We are asked to draw a linear pair of angles and bisect each of them and verify that the two bisecting rays are perpendicular to each other
$$\Rightarrow$$Steps of construction
STEP $$1$$: Draw a linear pair of angles and label them as $$ABD$$ and $$DBC$$.
STEP $$2$$: Draw an arc of sufficient radius, intersecting the ray $$BA$$, ray $$BD$$ and the ray $$BC$$ at points $$G, H$$ and $$I$$ respectively.
STEP $$3$$: With centre, $$I$$ and radius greater than half of $$HI$$ draw an arc inside of $$DBC$$.

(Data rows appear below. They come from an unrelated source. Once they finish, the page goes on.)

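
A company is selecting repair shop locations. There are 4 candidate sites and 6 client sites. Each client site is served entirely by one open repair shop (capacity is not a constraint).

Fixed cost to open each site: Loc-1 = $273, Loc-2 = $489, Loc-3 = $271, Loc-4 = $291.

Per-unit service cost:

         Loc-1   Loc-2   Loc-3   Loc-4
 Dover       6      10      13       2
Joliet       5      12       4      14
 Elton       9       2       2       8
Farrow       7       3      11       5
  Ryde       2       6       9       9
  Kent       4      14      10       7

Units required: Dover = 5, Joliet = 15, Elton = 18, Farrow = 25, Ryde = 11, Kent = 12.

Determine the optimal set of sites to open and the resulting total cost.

Open Loc-1 only; minimum total cost 785.

For any fixed open set, each client site goes to its cheapest open site; total = fixed + service.
{Loc-1}: Dover→Loc-1 6·5=30, Joliet→Loc-1 5·15=75, Elton→Loc-1 9·18=162, Farrow→Loc-1 7·25=175, Ryde→Loc-1 2·11=22, Kent→Loc-1 4·12=48. Service 512; fixed 273; total 785.
{Loc-1, Loc-3}: Dover→Loc-1 6·5=30, Joliet→Loc-3 4·15=60, Elton→Loc-3 2·18=36, Farrow→Loc-1 7·25=175, Ryde→Loc-1 2·11=22, Kent→Loc-1 4·12=48. Service 371; fixed 544; total 915.
{Loc-3}: service 655 + fixed 271 = 926
{Loc-1, Loc-2, Loc-3, Loc-4}: service 251 + fixed 1324 = 1575
No other subset beats 785.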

STEP $$4$$: With centre $$G$$ and the same radius draw an arc inside of $$ABD$$.
STEP $$5$$: With centre $$H$$ and the same radius, draw two arcs one on each side of the ray $$BD$$ and intersecting the arc drawn in STEP $$3$$ at $$F$$ and the arc drawn in STEP $$4$$ at $$E$$.
STEP $$6$$: Draw the ray $$BE$$ and the ray $$BF$$.
After the measurement, it can be verified that $$EBF$$ is a right angle.
Hence the ray $$BE$$ and the ray $$BF$$ are perpendicular to each other.